NECA Echoes Industry Enthusiasm
The Nigeria Employers’ Consultative Association (NECA) shares the enthusiasm. Adewale-Smatt Oyerinde, Director General of NECA, described the policy as a long-awaited economic imperative.
“Over the past few years, we’ve urged government to prioritize patronage of made-in-Nigeria goods,” he said. “This will reduce pressure on forex, stimulate industrial growth, and create jobs.”
However, Oyerinde warned that policy alone is not enough. Without full-scale implementation across ministries and departments, he said, “the policy could suffer the fate of many like it.”
PETROAN Warns of Potential Pitfalls
However, not everyone is celebrating without caution.
The Petroleum Refineries Owners Association of Nigeria (PETROAN) welcomed the intent of the policy but flagged serious risks if not carefully executed.
Dr. Billy Gillis-Harry, the association’s president, warned that a blanket ban on imports could unintentionally trigger inflation, especially in sectors where local production remains insufficient, like petroleum products and pharmaceuticals.
“Essential and sensitive products, such as petroleum products, pharmaceuticals, and other highly consumable goods, should be exempted from the ban or have a waiver to ensure their continuous availability,” the group said.
PETROAN emphasized that while local refining capacity is expanding, it is not yet robust enough to meet domestic demand. A hasty implementation could lead to shortages and price spikes, aggravating an already precarious economic climate.
The association noted other factors that may necessitate importing goods include: “Unavailability of specialized technology or expertise locally, higher quality standards of imported goods, economies of scale favoring imports and strategic or critical nature of the product.”
The group added, “Our primary concern is the availability and affordability of petroleum products in Nigeria to meet the daily consumption volume of over 46 million liters of petrol and other petroleum products.
“We must ensure that our policies do not compromise energy security, as this could have far-reaching consequences for the economy and the well-being of Nigerians.”

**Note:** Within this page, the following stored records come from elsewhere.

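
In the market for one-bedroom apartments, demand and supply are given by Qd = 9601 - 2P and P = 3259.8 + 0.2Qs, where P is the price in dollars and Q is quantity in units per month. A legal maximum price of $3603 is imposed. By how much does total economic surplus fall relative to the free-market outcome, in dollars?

82328.75

Rearranging supply gives Qs = 5P - 16299. Without the control the market clears where 9601 - 2P = 5P - 16299, i.e. P* = 3700 and Q* = 2201.
The ceiling of 3603 is below the equilibrium price 3700, so it binds.
At P = 3603: Qd = 9601 - 2·3603 = 2395 and Qs = 5·3603 - 16299 = 1716.
Quantity traded falls to 1716. At Q = 1716 the demand price is (9601 - 1716)/2 = 3942.5 and the supply price is (16299 + 1716)/5 = 3603.
Deadweight loss = ½ · (3942.5 - 3603) · (2201 - 1716) = ½ · 339.5 · 485 = 82328.75.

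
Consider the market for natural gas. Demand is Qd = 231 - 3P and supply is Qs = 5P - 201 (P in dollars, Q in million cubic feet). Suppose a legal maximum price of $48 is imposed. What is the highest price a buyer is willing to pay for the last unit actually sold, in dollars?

64

Setting quantity demanded equal to quantity supplied, 231 - 3P = 5P - 201, gives P* = 54 and Q* = 69.
Because the ceiling (48) lies below the market-clearing price, it is binding.
At P = 48: Qd = 231 - 3·48 = 87 and Qs = 5·48 - 201 = 39.
Only 39 units reach the market. On the demand curve, the marginal buyer's willingness to pay at Q = 39 is (231 - 39)/3 = 64.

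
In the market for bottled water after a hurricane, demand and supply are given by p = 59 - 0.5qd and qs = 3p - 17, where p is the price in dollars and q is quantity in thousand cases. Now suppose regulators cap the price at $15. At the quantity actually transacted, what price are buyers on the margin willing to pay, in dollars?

45

Rearranging demand gives qd = 118 - 2p. Setting quantity demanded equal to quantity supplied, 118 - 2p = 3p - 17, gives p* = 27 and q* = 64.
Since 15 < 27, the ceiling is binding.
At p = 15: qd = 118 - 2·15 = 88 and qs = 3·15 - 17 = 28.
Only 28 units reach the market. On the demand curve, the marginal buyer's willingness to pay at q = 28 is (118 - 28)/2 = 45.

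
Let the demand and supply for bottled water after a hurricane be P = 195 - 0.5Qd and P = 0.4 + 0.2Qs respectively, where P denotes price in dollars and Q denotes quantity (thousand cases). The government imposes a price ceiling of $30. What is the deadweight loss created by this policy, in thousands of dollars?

5915

Rearranging demand gives Qd = 390 - 2P; rearranging supply gives Qs = 5P - 2. Equilibrium: 390 - 2P = 5P - 2, so 392 = 7P and P* = 56, Q* = 278.
The ceiling of 30 is below the equilibrium price 56, so it binds.
At P = 30: Qd = 390 - 2·30 = 330 and Qs = 5·30 - 2 = 148.
Quantity traded falls to 148. At Q = 148 the demand price is (390 - 148)/2 = 121 and the supply price is (2 + 148)/5 = 30.
Deadweight loss = ½ · (121 - 30) · (278 - 148) = ½ · 91 · 130 = 5915.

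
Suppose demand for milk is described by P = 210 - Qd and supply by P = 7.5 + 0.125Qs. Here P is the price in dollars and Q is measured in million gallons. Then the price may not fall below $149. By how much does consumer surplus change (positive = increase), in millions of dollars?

Rearranging demand gives Qd = 210 - P; rearranging supply gives Qs = 8P - 60. Equilibrium: 210 - P = 8P - 60, so 270 = 9P and P* = 30, Q* = 180.
Since 149 > 30, the floor is binding.
At P = 149: Qd = 210 - 149 = 61 and Qs = 8·149 - 60 = 1132.
Consumer surplus without the control is ½ · (210 - 30) · 180 = 16200.
With the floor, consumers buy 61 units at 149, so CS = ½ · (210 - 149) · 61 = 1860.5.
Change in consumer surplus = 1860.5 - 16200 = -14339.5.

-14339.5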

A PR Stunt or a Paradigm Shift?
Atiku’s challenge, layered in sarcasm and frustration, frames the broader skepticism surrounding government pronouncements in Nigeria. His reference to ministers riding in Rolls-Royce and the President’s trips to foreign hospitals underscores the disconnect between public declarations and personal behavior.
“Let’s see the ministers, those shameless Rolls Royce connoisseurs, sweat it out in Nigerian-made vehicles too. Or is Nigeria First only for the masses?” he asked.
He accused the administration of demanding economic sacrifices from the public while indulging in the very foreign luxuries the policy seeks to curb.
For the Nigeria First policy to succeed, observers say the government must do more than issue executive orders. It must reflect a cultural shift, where those at the highest levels walk the talk—using local products, investing in local institutions, and abandoning the prestige associated with foreign alternatives.